Au fil des années, le projet Turcot a vu son budget augmenter et son échéancier sans cesse repoussé. Tout cela parce que le gouvernement libéral a multiplié les annonces prématurées en s'appuyant sur des informations partielles et imprécises.

Annonçant le projet à son tour, hier, le gouvernement Marois a juré qu'il ne répétera pas les erreurs de son prédécesseur. Il a fixé des balises d'intégrité, un prix plafond et un échéancier qu'il juge plus réaliste afin d'éviter tout dépassement de coûts.

Cette fois est-elle la bonne? Rien ne le garantit.

Certes, sur le plan de la probité et de la transparence, les péquistes semblent avoir fait le nécessaire. La récente loi sur l'intégrité en matière de contrats publics obligera toutes les entreprises et leurs administrateurs à se soumettre à un examen de «bonne conduite» de la part de l'Autorité des marchés financiers avant d'obtenir le droit de travailler sur le chantier.

Par contre, l'encadrement du budget «final» et du nouvel échéancier du projet apparaît moins rigoureux.

La première ministre Marois a affirmé hier, de façon catégorique, que le chantier de reconstruction prendrait fin en 2020, et que la facture ne dépasserait pas les 3,7 milliards$. «À la limite, le projet pourrait coûter moins cher», a-t-elle ajouté, mais certainement pas un sou de plus.

L'air est connu. Il s'est fait entendre lors des annonces touchant le métro de Laval, le CUSM, l'échangeur Dorval ou encore, le Stade olympique! La différence cette fois, précise le gouvernement, c'est qu'un comité d'experts indépendant sera nommé pour veiller au respect du cadre budgétaire.

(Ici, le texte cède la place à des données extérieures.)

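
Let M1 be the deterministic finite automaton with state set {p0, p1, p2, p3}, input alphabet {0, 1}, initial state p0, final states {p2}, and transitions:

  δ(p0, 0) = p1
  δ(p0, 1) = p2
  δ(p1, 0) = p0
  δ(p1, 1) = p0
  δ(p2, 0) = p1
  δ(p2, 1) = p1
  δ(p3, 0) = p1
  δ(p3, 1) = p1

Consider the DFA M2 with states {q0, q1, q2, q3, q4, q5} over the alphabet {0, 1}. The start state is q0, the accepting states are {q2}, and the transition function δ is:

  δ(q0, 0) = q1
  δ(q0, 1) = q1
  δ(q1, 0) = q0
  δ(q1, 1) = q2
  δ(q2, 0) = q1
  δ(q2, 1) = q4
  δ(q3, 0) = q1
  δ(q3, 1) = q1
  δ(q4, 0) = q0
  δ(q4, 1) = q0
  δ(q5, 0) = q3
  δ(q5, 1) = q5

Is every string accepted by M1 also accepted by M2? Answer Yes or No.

The string 1 is in L(M1) but not in L(M2).
So L(M1) ⊄ L(M2).

No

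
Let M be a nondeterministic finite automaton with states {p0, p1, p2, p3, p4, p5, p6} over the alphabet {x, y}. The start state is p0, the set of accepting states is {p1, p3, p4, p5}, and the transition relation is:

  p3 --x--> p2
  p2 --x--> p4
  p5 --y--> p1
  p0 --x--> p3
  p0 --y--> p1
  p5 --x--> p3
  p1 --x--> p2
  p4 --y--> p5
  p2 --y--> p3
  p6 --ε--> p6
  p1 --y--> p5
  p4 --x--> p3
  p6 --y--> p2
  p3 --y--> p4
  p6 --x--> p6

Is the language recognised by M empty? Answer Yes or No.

The string x is accepted: the run p0 → p3 ends in the accepting state p3.
Since at least one string is accepted, L(M) is not empty.

No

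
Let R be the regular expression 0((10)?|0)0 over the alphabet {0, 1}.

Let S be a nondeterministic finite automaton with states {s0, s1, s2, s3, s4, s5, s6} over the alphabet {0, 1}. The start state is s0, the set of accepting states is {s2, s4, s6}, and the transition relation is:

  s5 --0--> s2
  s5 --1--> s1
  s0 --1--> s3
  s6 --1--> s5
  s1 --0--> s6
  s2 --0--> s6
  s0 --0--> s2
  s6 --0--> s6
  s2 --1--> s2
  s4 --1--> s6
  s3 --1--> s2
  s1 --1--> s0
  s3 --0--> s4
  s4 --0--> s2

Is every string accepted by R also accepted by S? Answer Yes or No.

Converting the expression R to a DFA (subset construction, then merging equivalent states) gives the minimal DFA with states {r0, r1, r2, r3, r4, r5, r6}, start state r0, accepting states {r3, r5} and transitions r0: 0→r1, 1→r2; r1: 0→r3, 1→r4; r2: 0→r2, 1→r2; r3: 0→r5, 1→r2; r4: 0→r6, 1→r2; r5: 0→r2, 1→r2; r6: 0→r5, 1→r2.
Exploring the product automaton R × S from the start pair (r0, s0), following both machines on each input symbol, reaches 13 state pairs: (r0, s0), (r1, s2), (r2, s3), (r3, s6), (r4, s2), (r2, s4), (r2, s2), (r5, s6), (r2, s5), (r6, s6), (r2, s6), (r2, s1), (r2, s0).
R accepts in {r3, r5} and S accepts in {s2, s4, s6}. The reachable pairs whose R-component is accepting are (r3, s6), (r5, s6); in each of them the S-component is accepting too, so the product for L(R) \ L(S) (R-component accepting, S-component rejecting) has no reachable accepting pair and the difference is empty.
Hence every string in L(R) is also in L(S).

Yes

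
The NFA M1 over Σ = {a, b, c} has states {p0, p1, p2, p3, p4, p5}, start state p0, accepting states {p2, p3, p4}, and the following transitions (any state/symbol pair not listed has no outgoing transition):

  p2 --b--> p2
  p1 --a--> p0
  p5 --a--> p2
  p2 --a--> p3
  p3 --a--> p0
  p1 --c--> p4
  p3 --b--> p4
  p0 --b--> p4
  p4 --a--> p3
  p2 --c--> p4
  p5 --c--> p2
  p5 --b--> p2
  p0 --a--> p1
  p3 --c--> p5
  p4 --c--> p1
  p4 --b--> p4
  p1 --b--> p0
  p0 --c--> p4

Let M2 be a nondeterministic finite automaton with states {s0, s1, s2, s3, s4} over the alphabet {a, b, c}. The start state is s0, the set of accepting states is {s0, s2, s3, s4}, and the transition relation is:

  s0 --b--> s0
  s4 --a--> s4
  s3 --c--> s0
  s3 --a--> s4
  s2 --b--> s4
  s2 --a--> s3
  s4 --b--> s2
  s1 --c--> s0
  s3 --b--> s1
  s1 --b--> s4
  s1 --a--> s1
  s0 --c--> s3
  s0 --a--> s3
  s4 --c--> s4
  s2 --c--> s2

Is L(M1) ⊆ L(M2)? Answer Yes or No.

The string cb is in L(M1) but not in L(M2).
So L(M1) ⊄ L(M2).

No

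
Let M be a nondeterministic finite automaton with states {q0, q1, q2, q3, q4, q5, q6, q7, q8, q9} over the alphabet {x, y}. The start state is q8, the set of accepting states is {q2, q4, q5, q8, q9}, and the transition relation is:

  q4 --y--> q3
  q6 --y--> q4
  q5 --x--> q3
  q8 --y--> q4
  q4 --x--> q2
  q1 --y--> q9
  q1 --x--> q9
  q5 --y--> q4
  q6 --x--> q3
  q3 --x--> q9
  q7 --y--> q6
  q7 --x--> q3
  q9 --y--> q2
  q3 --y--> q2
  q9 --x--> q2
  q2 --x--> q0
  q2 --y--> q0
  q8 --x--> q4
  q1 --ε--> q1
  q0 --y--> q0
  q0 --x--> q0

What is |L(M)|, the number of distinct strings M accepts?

13

The useful subgraph on states {q2, q3, q4, q8, q9} is acyclic, so L(M) is finite; the longest accepting path visits 5 useful states, giving maximum string length 4.
Counting accepting paths from q8 by length: 1 of length 0, 2 of length 1, 2 of length 2, 4 of length 3, 4 of length 4. Total 13.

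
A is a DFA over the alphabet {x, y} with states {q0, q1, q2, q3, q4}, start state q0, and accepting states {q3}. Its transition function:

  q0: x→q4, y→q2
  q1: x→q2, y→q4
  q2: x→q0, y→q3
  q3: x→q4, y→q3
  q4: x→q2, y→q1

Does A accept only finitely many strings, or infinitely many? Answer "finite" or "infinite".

infinite

State q0 is reachable from the start and can reach an accepting state, and it lies on the cycle q0 → q2 → q0.
Traversing that cycle any number of times yields accepted strings of unbounded length, so the language is infinite.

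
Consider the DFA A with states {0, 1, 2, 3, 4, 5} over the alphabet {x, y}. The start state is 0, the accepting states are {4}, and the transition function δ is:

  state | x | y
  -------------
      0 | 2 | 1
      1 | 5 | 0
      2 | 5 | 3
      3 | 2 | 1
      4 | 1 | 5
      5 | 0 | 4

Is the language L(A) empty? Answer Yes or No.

No

The string xxy is accepted: the run 0 → 2 → 5 → 4 ends in the accepting state 4.
Since at least one string is accepted, L(A) is not empty.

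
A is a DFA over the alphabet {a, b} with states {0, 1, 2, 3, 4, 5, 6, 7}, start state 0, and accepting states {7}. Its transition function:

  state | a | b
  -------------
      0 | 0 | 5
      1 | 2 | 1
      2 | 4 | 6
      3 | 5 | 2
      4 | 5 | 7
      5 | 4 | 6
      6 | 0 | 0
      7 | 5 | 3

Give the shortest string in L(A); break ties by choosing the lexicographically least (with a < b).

bab

A breadth-first search from 0 reaches an accepting state first via the path 0 → 5 → 4 → 7 on input bab.
No string of length < 3 is accepted (BFS exhausts all shorter strings without reaching an accepting state), and bab is the lexicographically least accepting string of length 3.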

Mais dans ce cas, pourquoi ne pas avoir nommé le comité avant de fixer le cadre budgétaire? Pourquoi ne pas avoir validé le coût et le calendrier avant de fixer un budget final et un échéancier ultime? Pourquoi jurer que le plafond budgétaire de 3,7 milliards$ sera respecté... mais préciser du même souffle qu'il ne sera imposé qu'après avoir été revu de façon indépendante?

Bref, en quoi cette estimation est-elle plus «finale» que celle de l'an dernier? Cette question est capitale, car en terme d'infrastructures, le problème habituel au Québec n'est pas le respect des évaluations budgétaires... mais bien l'élaboration des évaluations budgétaires.

Peu importe le projet d'infrastructure, il est chaque fois question d'une estimation incomplète, d'une mauvaise définition des besoins, d'une analyse insuffisante des risques... et d'un gouvernement qui finit par hausser les budgets en plaidant les imprévus. Ce fut le cas du Train de l'Est, du CHUM et... de Turcot jusqu'ici, dont les coûts ont doublé en cinq ans.

Que le gouvernement Marois ait l'intention de se tenir loin des ornières de son prédécesseur, on s'en réjouit. Mais avec le niveau actuel de cynisme, de méfiance et de suspicion, il faut plus que de belles promesses pour le prouver, surtout lorsqu'il est question du plus important projet routier de l'histoire de la province.